At 50 km (31.2 mi), this is not the longest, but may well be one of the toughest trails, as it crosses some of the wildest stretches of Bodmin Moor, climbing ten tors, including Cornwall’s two highest peaks – Rough Tor and Brown Willy. Between tors, hikers will cross through steep forested river valleys and isolated moorlands, including a 16 km (10 mi) remote stretch with no shelter, signposts or paths, so experience at map-reading or GPS is recommended, especially as mist can descend rapidly and without warning. The reward, alongside the stunning views, is the solitude: this path is one little trodden by tourists.
This 42 km (26 mi) hike begins on the coast of Northern Ireland at Newcastle and runs almost all the way off road through the foothills of the Mourne Mountains till it returns to the sea at Rostrevor on Carlingford Lough. Traversing the Mourne Mountains Area of Natural Beauty, its forest trails and mountain footpaths pass through this mainly glaciated landscape. In parts, the route is exposed and not waymarked, and there is little accommodation en route – so be prepared, and as following the whole of the trail usually takes up to two days, plan your overnight stay before setting out.
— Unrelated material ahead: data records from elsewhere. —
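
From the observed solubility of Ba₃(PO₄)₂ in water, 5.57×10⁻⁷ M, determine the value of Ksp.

Ba₃(PO₄)₂(s) ⇌ 3 Ba²⁺(aq) + 2 PO₄³⁻(aq)
If s mol/L of Ba₃(PO₄)₂ dissolves, [Ba²⁺] = 3s and [PO₄³⁻] = 2s.
Ksp = [Ba²⁺]^3[PO₄³⁻]^2 = (3s)^3 · (2s)^2 = 108s^5
Ksp = 108 × (5.57×10⁻⁷)^5 = 5.79×10⁻³⁰

Ksp = 5.79×10⁻³⁰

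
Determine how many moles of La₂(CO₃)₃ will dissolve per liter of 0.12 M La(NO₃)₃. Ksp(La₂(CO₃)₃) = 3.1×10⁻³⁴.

9.3×10⁻¹² M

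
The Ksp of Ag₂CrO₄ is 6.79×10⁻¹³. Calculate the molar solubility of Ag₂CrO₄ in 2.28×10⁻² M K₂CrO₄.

2.73×10⁻⁶ M

Ag₂CrO₄(s) ⇌ 2 Ag⁺(aq) + CrO₄²⁻(aq)
With CrO₄²⁻ already at 2.28×10⁻² M and s small, take [CrO₄²⁻] ≈ 2.28×10⁻² M and [Ag⁺] = 2s.
Ksp = [Ag⁺]^2[CrO₄²⁻] = (2s)^2(2.28×10⁻²)
(2s)^2 = 6.79×10⁻¹³ / (2.28×10⁻²) = 2.98×10⁻¹¹
s = 2.73×10⁻⁶ M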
From Portstewart to Ballycastle in County Antrim, the 53 km (33 mi) Causeway Coast Way passes through the Causeway Coast Area of Outstanding Natural Beauty, several Areas of Special Scientific Interest and Ireland’s only natural UNESCO World Heritage Site, the Giant’s Causeway. The route is largely off road and passes through seascapes and along cliffs, beaches, fields and small towns, with terrain suitable for all with a reasonable level of fitness. Highlights include the Causeway itself, a pavement of around 40,000 interlocking hexagonal columns; and the Carrick-a-Rede rope bridge which spans a 20 m wide chasm between the mainland and a craggy island.
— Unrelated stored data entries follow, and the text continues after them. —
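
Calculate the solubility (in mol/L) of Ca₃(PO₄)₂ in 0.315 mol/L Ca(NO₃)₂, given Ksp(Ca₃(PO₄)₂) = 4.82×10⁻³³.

Ca₃(PO₄)₂(s) ⇌ 3 Ca²⁺(aq) + 2 PO₄³⁻(aq)
With Ca²⁺ already at 0.315 mol/L and s small, take [Ca²⁺] ≈ 0.315 mol/L and [PO₄³⁻] = 2s.
Ksp = [Ca²⁺]^3[PO₄³⁻]^2 = (0.315)^3(2s)^2
(2s)^2 = 4.82×10⁻³³ / (0.315)^3 = 1.54×10⁻³¹
s = 1.96×10⁻¹⁶ mol/L

1.96×10⁻¹⁶ M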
This long-distance walking route from Milngavie (just north of Glasgow) to Fort William in the Scottish Highlands is 154.5 km (96 mi) long, stretching from the lowlands through the Highland Boundary Fault Zone and on into the Scottish Highlands. The path mainly uses old communications roads, such as drovers’ roads, old coaching roads and disused railway tracks; and is commonly covered in around eight days – it can be done in less, but this doesn’t give time to stop and appreciate the landscapes. En route the Way passes Loch Lomond, crosses Rannoch Moor and descends into Glen Coe, passing at its end the foot of Ben Nevis, Britain’s highest mountain.
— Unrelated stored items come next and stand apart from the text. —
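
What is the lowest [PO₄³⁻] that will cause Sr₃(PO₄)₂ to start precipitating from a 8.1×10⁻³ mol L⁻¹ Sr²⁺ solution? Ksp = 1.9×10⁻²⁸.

1.9×10⁻¹¹ M

A salt starts to precipitate once the ion product Q reaches its Ksp.
Sr₃(PO₄)₂(s) ⇌ 3 Sr²⁺(aq) + 2 PO₄³⁻(aq)
Ksp = [Sr²⁺]^3[PO₄³⁻]^2 = [PO₄³⁻]^2(8.1×10⁻³)^3
[PO₄³⁻]^2 = 1.9×10⁻²⁸ / (8.1×10⁻³)^3 = 3.6×10⁻²²
[PO₄³⁻] = 1.9×10⁻¹¹ mol L⁻¹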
An unofficial long distance footpath devised by Alfred Wainwright himself, this classic route runs for 293 km (182 mi), beginning at St Bees in Cumbria and passing through the Lake District, the Yorkshire Dales and the North York Moors National Parks before ending at Robin Hood’s Bay in North Yorkshire. The original route has been adjusted to avoid trespassing and foot erosion and largely follows public rights of way, tracks and minor roads and is one of the UK’s most popular walks. It takes in rugged mountains and lakes, rolling hills and long stretches of moorland en route, culminating with dramatic coastal scenery at either end.
This is a relatively new trail which seeks to open up the previously little-known scenery of the six dales between Otley in West Yorkshire to Middleham in North Yorkshire. The trail is waymarked throughout its length – 61.8 km (38.4 mi) in total, with an ascent of 1,461 m (4,793 ft); and it lies almost entirely within the Nidderdale Area of Outstanding Natural Beauty. The terrain is varied, ranging from sloping pastureland to flat stretches alongside river valleys; moorland with gritstone outcrops and parkland surrounding ruined abbeys.